Bandarlampung (ANTARA) - Rektor Universitas Sultan Ageng Tirtayasa (Untirta) Banten Fatah Sulaiman mengatakan bahwa ditanyai Komisi Pemilihan Korupsi (KPK) seputar kebijakan Seleksi Nasional Masuk Perguruan Tinggi Negeri (SNMPTN)--Wilayah Barat.
"Ya saya dipanggil sebagai saksi dalam kasus yang menjerat rektor nonaktif Unila," katanya, usai menjadi saksi saksi dalam penyidikan kasus yang menjerat Rektor Universitas Lampung (Unila) nonaktif Karomani (KRM), di Mapolresta Bandarlampung, Jumat.Ia mengungkapkan bahwa kehadirannya tersebut sebagai Ketua Badan Kerja Sama Perguruan Tinggi Negeri Wilayah Barat yang dianggap mengetahui terkait kebijakan-kebijakan umum penyelenggaraan SNMPTN--Wilayah Barat tahun 2022.
"Ya baru ditanya terkait kebijakan umum saja SNMPTN--Wilayah Barat saja oleh KPK," ungkap dia.
Dia pun menegaskan siap dipanggil lagi oleh KPK sebagai saksi apabila memang masih dibutuhkan keterangan darinya.
"Ini kan baru sekali dipanggil. Mungkin saya akan dipanggil lagi, yang pasti sebagai saksi saya siap dan mendukung KPK," ujarnya.
Ia pun berpesan kepada Rektor-Rektor Perguruan Tinggi di Indonesia untuk mengambil hikmah dari kasus yang menjerat rektor nonaktif Unila Karomani.
"Kasus rektor nonaktif Unila harus menjadi pelajaran buat semua pimpinan perguruan tinggi negeri, saya kira kita harus ambil hikmahnya," ucap dia.
Hari ini, bertempat di Polresta Bandarlampung, tim penyidik KPK menjadwalkan pemanggilan saksi-saksi terkait kasus korupsi suap penerimaan calon mahasiswa baru di Unila.
Selain Fatah Sulaiman, KPK juga memanggil enam saksi lainnya, yaitu Kepala Biro Akademik Unila Hero Satrian Arief, Wakil Ketua Penerimaan Mahasiswa Baru Unila 2022 Nandi Haerudin, Wakil Dekan Bagian Umum dan Keuangan FISIP Unila Arif Sugiono, sekretaris penerimaan mahasiswa baru Unila 2022 Hery Dian Septama, koordinator sekretariatan penerimaan mahasiswa baru Unila 2022 Karyono, dan pegawai honorer Unila Destian.

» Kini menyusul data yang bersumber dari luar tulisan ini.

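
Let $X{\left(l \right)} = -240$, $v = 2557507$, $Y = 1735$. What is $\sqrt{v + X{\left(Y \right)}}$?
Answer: $\sqrt{2557267} \approx 1599.1$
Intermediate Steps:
$\sqrt{v + X{\left(Y \right)}} = \sqrt{2557507 - 240} = \sqrt{2557267}$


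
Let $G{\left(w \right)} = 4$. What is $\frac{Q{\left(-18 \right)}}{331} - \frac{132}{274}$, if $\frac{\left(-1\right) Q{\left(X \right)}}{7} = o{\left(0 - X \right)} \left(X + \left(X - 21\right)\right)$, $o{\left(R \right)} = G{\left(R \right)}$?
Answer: $\frac{196806}{45347} \approx 4.34$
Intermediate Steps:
$o{\left(R \right)} = 4$
$Q{\left(X \right)} = 588 - 56 X$ ($Q{\left(X \right)} = - 7 \cdot 4 \left(X + \left(X - 21\right)\right) = - 7 \cdot 4 \left(X + \left(-21 + X\right)\right) = - 7 \cdot 4 \left(-21 + 2 X\right) = - 7 \left(-84 + 8 X\right) = 588 - 56 X$)
$\frac{Q{\left(-18 \right)}}{331} - \frac{132}{274} = \frac{588 - -1008}{331} - \frac{132}{274} = \left(588 + 1008\right) \frac{1}{331} - \frac{66}{137} = 1596 \cdot \frac{1}{331} - \frac{66}{137} = \frac{1596}{331} - \frac{66}{137} = \frac{196806}{45347}$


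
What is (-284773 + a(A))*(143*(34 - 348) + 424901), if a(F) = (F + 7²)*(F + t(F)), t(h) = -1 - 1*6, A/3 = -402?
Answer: 425092721332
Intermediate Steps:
A = -1206 (A = 3*(-402) = -1206)
t(h) = -7 (t(h) = -1 - 6 = -7)
a(F) = (-7 + F)*(49 + F) (a(F) = (F + 7²)*(F - 7) = (F + 49)*(-7 + F) = (49 + F)*(-7 + F) = (-7 + F)*(49 + F))
(-284773 + a(A))*(143*(34 - 348) + 424901) = (-284773 + (-343 + (-1206)² + 42*(-1206)))*(143*(34 - 348) + 424901) = (-284773 + (-343 + 1454436 - 50652))*(143*(-314) + 424901) = (-284773 + 1403441)*(-44902 + 424901) = 1118668*379999 = 425092721332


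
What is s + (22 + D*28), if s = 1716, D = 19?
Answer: 2270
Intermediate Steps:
s + (22 + D*28) = 1716 + (22 + 19*28) = 1716 + (22 + 532) = 1716 + 554 = 2270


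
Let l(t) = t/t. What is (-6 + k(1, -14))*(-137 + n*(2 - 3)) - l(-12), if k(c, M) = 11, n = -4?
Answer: -666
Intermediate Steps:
l(t) = 1
(-6 + k(1, -14))*(-137 + n*(2 - 3)) - l(-12) = (-6 + 11)*(-137 - 4*(2 - 3)) - 1*1 = 5*(-137 - 4*(-1)) - 1 = 5*(-137 + 4) - 1 = 5*(-133) - 1 = -665 - 1 = -666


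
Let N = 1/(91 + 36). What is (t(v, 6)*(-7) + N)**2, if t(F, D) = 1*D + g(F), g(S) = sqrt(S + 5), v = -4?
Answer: 38713284/16129 ≈ 2400.2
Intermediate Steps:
g(S) = sqrt(5 + S)
t(F, D) = D + sqrt(5 + F) (t(F, D) = 1*D + sqrt(5 + F) = D + sqrt(5 + F))
N = 1/127 ≈ 0.0078740
(t(v, 6)*(-7) + N)**2 = ((6 + sqrt(5 - 4))*(-7) + 1/127)**2 = ((6 + sqrt(1))*(-7) + 1/127)**2 = ((6 + 1)*(-7) + 1/127)**2 = (7*(-7) + 1/127)**2 = (-49 + 1/127)**2 = (-6222/127)**2 = 38713284/16129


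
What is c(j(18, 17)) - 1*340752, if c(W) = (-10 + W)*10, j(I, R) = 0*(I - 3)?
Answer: -340852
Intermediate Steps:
j(I, R) = 0 (j(I, R) = 0*(-3 + I) = 0)
c(W) = -100 + 10*W
c(j(18, 17)) - 1*340752 = (-100 + 10*0) - 1*340752 = (-100 + 0) - 340752 = -100 - 340752 = -340852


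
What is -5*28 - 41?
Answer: -181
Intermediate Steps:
-5*28 - 41 = -140 - 41 = -181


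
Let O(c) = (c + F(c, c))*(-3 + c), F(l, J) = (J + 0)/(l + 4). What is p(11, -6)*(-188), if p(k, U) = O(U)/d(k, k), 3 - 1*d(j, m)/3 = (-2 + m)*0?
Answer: -564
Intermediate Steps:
F(l, J) = J/(4 + l)
O(c) = (-3 + c)*(c + c/(4 + c)) (O(c) = (c + c/(4 + c))*(-3 + c) = (-3 + c)*(c + c/(4 + c)))
d(j, m) = 9 (d(j, m) = 9 - 3*(-2 + m)*0 = 9 - 3*0 = 9 + 0 = 9)
p(k, U) = U*(-15 + U² + 2*U)/(9*(4 + U)) (p(k, U) = (U*(-15 + U² + 2*U)/(4 + U))/9 = (U*(-15 + U² + 2*U)/(4 + U))*(⅑) = U*(-15 + U² + 2*U)/(9*(4 + U)))
p(11, -6)*(-188) = ((⅑)*(-6)*(-15 + (-6)² + 2*(-6))/(4 - 6))*(-188) = ((⅑)*(-6)*(-15 + 36 - 12)/(-2))*(-188) = ((⅑)*(-6)*(-½)*9)*(-188) = 3*(-188) = -564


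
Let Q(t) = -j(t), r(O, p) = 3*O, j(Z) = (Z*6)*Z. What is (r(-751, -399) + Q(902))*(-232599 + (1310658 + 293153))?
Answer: -6696830748924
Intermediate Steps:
j(Z) = 6*Z**2 (j(Z) = (6*Z)*Z = 6*Z**2)
Q(t) = -6*t**2
(r(-751, -399) + Q(902))*(-232599 + (1310658 + 293153)) = (3*(-751) - 6*902**2)*(-232599 + (1310658 + 293153)) = (-2253 - 6*813604)*(-232599 + 1603811) = (-2253 - 4881624)*1371212 = -4883877*1371212 = -6696830748924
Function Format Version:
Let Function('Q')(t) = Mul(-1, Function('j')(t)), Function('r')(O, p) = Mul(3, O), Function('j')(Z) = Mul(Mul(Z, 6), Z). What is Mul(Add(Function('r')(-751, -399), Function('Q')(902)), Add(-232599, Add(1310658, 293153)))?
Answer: -6696830748924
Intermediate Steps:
Function('j')(Z) = Mul(6, Pow(Z, 2)) (Function('j')(Z) = Mul(Mul(6, Z), Z) = Mul(6, Pow(Z, 2)))
Function('Q')(t) = Mul(-6, Pow(t, 2)) (Function('Q')(t) = Mul(-1, Mul(6, Pow(t, 2))) = Mul(-6, Pow(t, 2)))
Mul(Add(Function('r')(-751, -399), Function('Q')(902)), Add(-232599, Add(1310658, 293153))) = Mul(Add(Mul(3, -751), Mul(-6, Pow(902, 2))), Add(-232599, Add(1310658, 293153))) = Mul(Add(-2253, Mul(-6, 813604)), Add(-232599, 1603811)) = Mul(Add(-2253, -4881624), 1371212) = Mul(-4883877, 1371212) = -6696830748924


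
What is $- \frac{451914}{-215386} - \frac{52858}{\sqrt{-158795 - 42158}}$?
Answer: $\frac{225957}{107693} + \frac{52858 i \sqrt{200953}}{200953} \approx 2.0982 + 117.91 i$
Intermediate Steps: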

KPK telah menetapkan empat tersangka terdiri dari tiga orang selaku penerima suap, yakni Karomani (KRM), Wakil Rektor I Bidang Akademik Unila Heryandi (HY), dan Ketua Senat Unila Muhammad Basri (MB). Sedangkan pemberi suap adalah pihak swasta Andi Desfiandi (AD).